‘We just love what we do’
The members of the Sacconi Quartet chatted with The Strad about their guiding principles throughout their shared history together, as well as as some memorable performances.
‘We just love what we do’
The members of the Sacconi Quartet chatted with The Strad about their guiding principles throughout their shared history together, as well as as some memorable performances.
The Sacconi Quartet celebrates its 21st birthday with a recording of two of the finest works in the repertoire: Beethoven’s magnificent late quartet, the String Quartet No. 14 in C sharp minor, Op. 131 – a work particularly close to the Quartet’s heart – and Schubert’s ‘Death and the Maiden’ Quartet.
Schubert’s ‘Death and the Maiden’ represents a young man grappling with mortality, resulting in some of his most hauntingly beautiful music. At around the time Schubert worked on this piece, Beethoven was composing his late quartets, including the seven-movement String Quartet Op. 131 – the quartet he is said to have considered his greatest. He was not the only one: Schubert himself wanted this work to be played on his deathbed.
The Sacconi Quartet has been exploring Beethoven’s Op. 131 for over a decade and in different contexts, from a performance on Howard Goodall’s programme The Story of Music, to a collaboration with artist Kate Beaugié, Beethoven on the Beach, that saw the Quartet performing and later filming the work on Sunny Sands beach in Folkestone.
The Sacconi Quartet’s most dramatic interpretation of the work has been taking shape in collaboration with the director Tom Morris, with whom they have been developing a stage version. Unencumbered by sheet music, stands or conventional seating, the musicians perform the piece from memory, free to move around the space in order to accentuate the connections between different aspects of the music. The four musical parts become four characters with complex interrelationships, at times in dialogue, at others pushing against one another. As Robin Ashwell, the Quartet’s viola player, observes, Beethoven’s late music is enigmatic, but ‘this approach crystallises the emotional content’, helping the Quartet to explore the seven movements of Op. 131. The work becomes a stage play that unfolds in one huge sweep from start to finish: a journey with enormous scope for dramatic expression. The Quartet has learned to find and emphasise the work’s moments of light within its contrasts of human emotion, especially in the beauty of the inner movements.

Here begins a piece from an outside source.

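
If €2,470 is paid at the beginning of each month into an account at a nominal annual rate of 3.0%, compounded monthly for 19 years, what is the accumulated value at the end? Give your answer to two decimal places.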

It was perhaps inevitable, then, that Beethoven’s Op. 131 would be one of the works recorded by the Sacconi Quartet to celebrate its 21st birthday: this is a work with which the group has a long-standing, intimate, ever-evolving relationship. As for the choice of Schubert’s ‘Death and the Maiden’, this popular work always stays within the group’s repertoire, yet their relationship with it is continually developing. The piece is another vast journey navigating contrasts between darkness and light, between major and minor, and its enduring appeal stems from its heartfelt nature as well as Schubert’s gifts as a melodist.
Beethoven and Schubert, both taught by Salieri, share an emotional immediacy in their music that is echoed by the emotion felt by each member of the Sacconi Quartet when they perform together – feelings deepened by their years of friendship. They remain keen to explore, continuously re-evaluating their repertoire and trying new things so that every performance is fresh. They aim to play as though these well-established works had been written, as Robin Ashwell puts it, ‘earlier the same day, the ink still drying on the page’ – as though they are playing, and the audience hearing, this music for the first time. They share a determination to keep the music alive and in a state of renewal.
This recording captures a moment in time on that journey together, communicating the spontaneity and freshness that the Sacconi Quartet brings to every performance. As Ashwell puts it in the album booklet: ‘For two decades and more, we have strived to bring this music to life. Music that we hold so dear to our hearts; music that we believe in, that we are passionate about; music that we are committed to sharing. We are still learning, still exploring, still discovering.’